Gimli from Lord of the Rings: Dwarf tossing must never be undertaken frivolously or publicly, only in situations of extreme emergency, and always with the utmost discretion.
Windsor, Ont., has reclaimed its title as the dwarf-tossing capital of Canada. On Saturday, Leopard's Lounge and Broil, a strip club in the city's west end, was the venue for a dwarf-tossing competition that attracted hundreds of onlookers. In case you don't know, dwarf tossing is a competitive bar sport that involves picking up a dwarf in a harness and hurling him as far as you can. (With luck, the dwarf lands safely on mattresses.)
On this occasion, the dwarf was a local man, with the stage name of Tripod, described by one of his tossers as "a solid little bugger."
This is the second time that Leopard's Lounge has played host to this sport. When it did so in 2003, it raised the ire of a local MPP, Sandra Pupatello, who (unsuccessfully) sponsored a bill to outlaw it.
Depending on your point of view, Windsor is now either a bastion of libertarian resistance to the nanny state or a miserable backwater of moronic culture.
Dwarf tossing has a curious way of creeping into the headlines. It recently prompted lively debate in Florida. Once popular in the Sunshine State, dwarf tossing was banned in 1989 after the death of a noted dwarf tossee. But, in October, a state legislator, Ritch Workman, sought to overturn the ban and reinstate dwarf tossing as a legal pastime.

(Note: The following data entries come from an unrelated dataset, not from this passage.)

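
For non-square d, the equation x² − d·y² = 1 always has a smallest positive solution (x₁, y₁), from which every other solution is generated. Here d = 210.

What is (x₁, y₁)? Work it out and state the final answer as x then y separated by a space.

√210 → a₀=14, period (2,28); ℓ=2 even so k=1
i=0: a=14 ⇒ p=14, q=1
i=1: a=2 ⇒ p=29, q=2
(x₁, y₁) = (29, 2);  29² − 210·2² = 1 ✓

29 2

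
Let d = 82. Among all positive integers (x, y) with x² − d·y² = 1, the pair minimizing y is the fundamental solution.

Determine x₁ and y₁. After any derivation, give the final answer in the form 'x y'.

163 18

√82 = [9; 18, …], period ℓ=1 (odd) → k=1
k=0  a_k=9  p_k/q_k = 9/1
k=1  a_k=18  p_k/q_k = 163/18
(x₁, y₁) = (163, 18);  163² − 82·18² = 1 ✓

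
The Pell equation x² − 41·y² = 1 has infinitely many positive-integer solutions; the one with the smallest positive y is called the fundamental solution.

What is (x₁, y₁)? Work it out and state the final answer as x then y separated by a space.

2049 320

d=41: √d = [6; 2,2,12] (ℓ=3, odd), read p_5/q_5
k=0  a_k=6  p_k/q_k = 6/1
…
k=2  a_k=2  p_k/q_k = 32/5
k=3  a_k=12  p_k/q_k = 397/62
k=4  a_k=2  p_k/q_k = 826/129
k=5  a_k=2  p_k/q_k = 2049/320
fundamental: x₁=2049, y₁=320  (since 4198401 − 41·102400 = 1)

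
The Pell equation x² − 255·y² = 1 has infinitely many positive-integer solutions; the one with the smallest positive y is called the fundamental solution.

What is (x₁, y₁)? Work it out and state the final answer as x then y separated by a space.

16 1

[15; 1,30] for √255; ℓ=2 ⇒ convergent index 1
step 0: (15, 1)  from 15·(1,0) + (0,1)
step 1: (16, 1)  from 1·(15,1) + (1,0)
(x₁, y₁) = (16, 1);  16² − 255·1² = 1 ✓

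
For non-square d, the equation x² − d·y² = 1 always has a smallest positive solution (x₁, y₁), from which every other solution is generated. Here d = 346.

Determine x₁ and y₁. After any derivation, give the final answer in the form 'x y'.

[18; 1,1,1,1,36] for √346; ℓ=5 ⇒ convergent index 9
step 0: (18, 1)  from 18·(1,0) + (0,1)
step 1: (19, 1)  from 1·(18,1) + (1,0)
…
step 4: (93, 5)  from 1·(56,3) + (37,2)
…
step 6: (3497, 188)  from 1·(3404,183) + (93,5)
step 7: (6901, 371)  from 1·(3497,188) + (3404,183)
step 8: (10398, 559)  from 1·(6901,371) + (3497,188)
step 9: (17299, 930)  from 1·(10398,559) + (6901,371)
fundamental: x₁=17299, y₁=930  (since 299255401 − 346·864900 = 1)

17299 930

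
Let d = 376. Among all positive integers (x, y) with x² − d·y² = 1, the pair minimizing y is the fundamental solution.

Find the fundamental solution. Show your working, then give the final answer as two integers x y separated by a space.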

On the heels of that episode came publicity about dwarf tossing in New Zealand, where the sport is both legal and popular. England's rugby players – more famous for their drunken revels off the pitch than for their performances on it – were said to have indulged in a spot of dwarf tossing in a Queenstown bar while relaxing between games in the Rugby World Cup. Mike Tindall – the newly wed husband of Zara Phillips, a granddaughter of the Queen – was alleged to have been a participant. Their team manager indignantly denied the charge but conceded that some of his players witnessed a dwarf-throwing contest and may have engaged in some playful wrestling with the dwarf participants.
Meantime, in an incident that recently came to light, Martin Henderson, a 37-year-old British dwarf, was out celebrating his birthday when he was suddenly picked up and thrown by a "hooded thug" while trying to enjoy a cigarette outside a pub in Wincanton, Somerset. He is now confined for much of the time to a wheelchair. Police believe the perpetrator was inspired by reports about the alleged antics of the English rugby team.

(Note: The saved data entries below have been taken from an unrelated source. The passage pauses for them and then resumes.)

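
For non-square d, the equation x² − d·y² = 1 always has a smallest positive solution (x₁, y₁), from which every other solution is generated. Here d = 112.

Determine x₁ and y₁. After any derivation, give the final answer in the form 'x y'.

127 12

√112 = [10; 1,1,2,1,1,20, …], period ℓ=6 (even) → k=5
i=0: a=10 ⇒ p=10, q=1
i=1: a=1 ⇒ p=11, q=1
…
i=4: a=1 ⇒ p=74, q=7
i=5: a=1 ⇒ p=127, q=12
→ (127, 12).  Check: 127²=16129, 112·12²=16128, difference 1.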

Proponents of dwarf tossing will argue that the small people involved in such contests have consented to being tossed. And if a small person consents to be thrown, what right have the authorities to intervene, especially if the intervention deprives the small person of income?

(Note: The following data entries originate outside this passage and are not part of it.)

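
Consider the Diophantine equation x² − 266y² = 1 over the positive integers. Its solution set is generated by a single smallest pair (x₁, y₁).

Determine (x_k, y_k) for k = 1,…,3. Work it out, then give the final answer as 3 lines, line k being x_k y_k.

√266 = [16; 3,4,3,32, …], period ℓ=4 (even) → k=3
k=0  a_k=16  p_k/q_k = 16/1
k=1  a_k=3  p_k/q_k = 49/3
k=2  a_k=4  p_k/q_k = 212/13
k=3  a_k=3  p_k/q_k = 685/42
→ (685, 42).  Check: 685²=469225, 266·42²=469224, difference 1.
k=2:  x_2 = 685·685+266·42·42 = 938449,  y_2 = 685·42+42·685 = 57540
k=3:  x_3 = 685·938449+266·42·57540 = 1285674445,  y_3 = 685·57540+42·938449 = 78829758

685 42
938449 57540
1285674445 78829758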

A powerful argument, no doubt – yet, surely there are issues of human dignity involved as well. If you toss one dwarf as if he were a mere object, doesn't that degrade the entire dwarf community? The question of dwarf tossing posits the competing claims of personal liberty and human dignity so neatly that it's sometimes debated as a hypothetical case in university philosophy classes.
But it's in courts and legislatures, not in Ethics 101, that the legal status of dwarf tossing will be ultimately determined. One case reached the United Nations.
In the 1990s, 3-foot-10 Manuel Wackenheim argued that he'd been unfairly deprived of his employment as a human missile when the French government banned dwarf tossing. The ban was upheld by France's highest court on the grounds that dwarf tossing was an affront to human dignity and, as such, an incitement to public disorder. (The case of Martin Henderson would seem to support that proposition.)
Mr. Wackenheim took his case to the European Court of Human Rights, and it ended up – in 2002 – before the UN Human Rights Committee, which upheld the ban. Part of the committee's reasoning was that "dwarves are the only persons capable of being thrown." Thus "the differentiation between the persons covered by the ban, and those to whom it does not apply, namely persons not suffering from dwarfism, is based on an objective reason and is not discriminatory in its purpose."
There's some useful ethical guidance on the dwarf-tossing conundrum from the film version of The Lord of the Rings. "Nobody tosses a dwarf," declares Gimli the dwarf, before leaping across a large gulf. But, later, confronting an even larger obstacle, he allows himself to be tossed, but only after committing his tosser to utmost secrecy.
The message is clear: Dwarf tossing must never be undertaken frivolously or publicly, only in situations of extreme emergency, and always with the utmost discretion. Saturday's disgraceful event in Leopard's Lounge is not covered under such a rubric.
John Sainsbury is a professor of history at Brock University.